Patient Pay Estimates:

  • Transparency in cost estimates: They evaluate whether patients are provided with clear and accurate estimates of their out-of-pocket costs for services before they are rendered.
  • Point-of-service collections: Auditors assess the organization's process for collecting patient co-pays and deductibles at the time of service to improve cash flow.
  • Patient billing practices: They may review patient billing statements to ensure they are clear, accurate, and itemized to avoid confusion or disputes with patients.

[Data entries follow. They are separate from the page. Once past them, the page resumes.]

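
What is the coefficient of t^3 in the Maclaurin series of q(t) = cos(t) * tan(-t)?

Write out both Maclaurin series and multiply, keeping only the needed powers.
So c_3 = q′′′(0)/3! = 1/6.

1/6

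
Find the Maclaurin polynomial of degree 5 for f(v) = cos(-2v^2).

1 - 2*v^4

[v^0] = 1;  [v^1] = 0;  [v^2] = 0;  [v^3] = 0;  [v^4] = -2;  [v^5] = 0.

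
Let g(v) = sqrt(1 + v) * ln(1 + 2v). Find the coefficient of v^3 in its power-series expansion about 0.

Multiply the two series term by term and collect like powers.

17/12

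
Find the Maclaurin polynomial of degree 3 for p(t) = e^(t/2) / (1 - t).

Expand each factor separately, then convolve coefficients.
p(0) = 1
p′(0) = 3/2
p′′(0) = 13/4
p′′′(0) = 79/8
Dividing each by k! gives the coefficients c_0, ..., c_3.

79*t^3/48 + 13*t^2/8 + 3*t/2 + 1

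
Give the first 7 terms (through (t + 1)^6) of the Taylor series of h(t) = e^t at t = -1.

h(-1) = e^(-1)
h′(-1) = e^(-1)
h′′(-1) = e^(-1)
h′′′(-1) = e^(-1)
h^(4)(-1) = e^(-1)
h^(5)(-1) = e^(-1)
h^(6)(-1) = e^(-1)
Then c_k = h^(k)(-1)/k! gives each Taylor coefficient.

(t + 1)^6*e^(-1)/720 + (t + 1)^5*e^(-1)/120 + (t + 1)^4*e^(-1)/24 + (t + 1)^3*e^(-1)/6 + (t + 1)^2*e^(-1)/2 + (t + 1)*e^(-1) + e^(-1)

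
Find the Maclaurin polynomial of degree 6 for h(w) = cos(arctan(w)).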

By thoroughly examining these areas, RCM auditors can identify weaknesses in a healthcare organization's revenue cycle and recommend corrective actions to optimize revenue capture, streamline processes, and ensure compliance with regulations.

Conclusion

Revenue cycle audits are essential for optimizing the financial health and operational efficiency of healthcare organizations. By identifying and addressing billing inaccuracies, compliance risks, and workflow inefficiencies, these audits provide crucial insights for improvement. Conducted by internal teams, external firms, regulatory agencies, payers, and accreditation organizations, revenue cycle audits ensure adherence to best practices and regulatory requirements.

Audits cover key areas such as patient registration, coding, charge capture, claims submission, denial management, payment posting, and patient billing practices. By thoroughly examining these facets, auditors help enhance processes, reduce errors, and improve patient satisfaction. Ultimately, the findings from these audits enable healthcare providers to achieve greater efficiency, secure appropriate reimbursement, and maintain compliance with industry standards.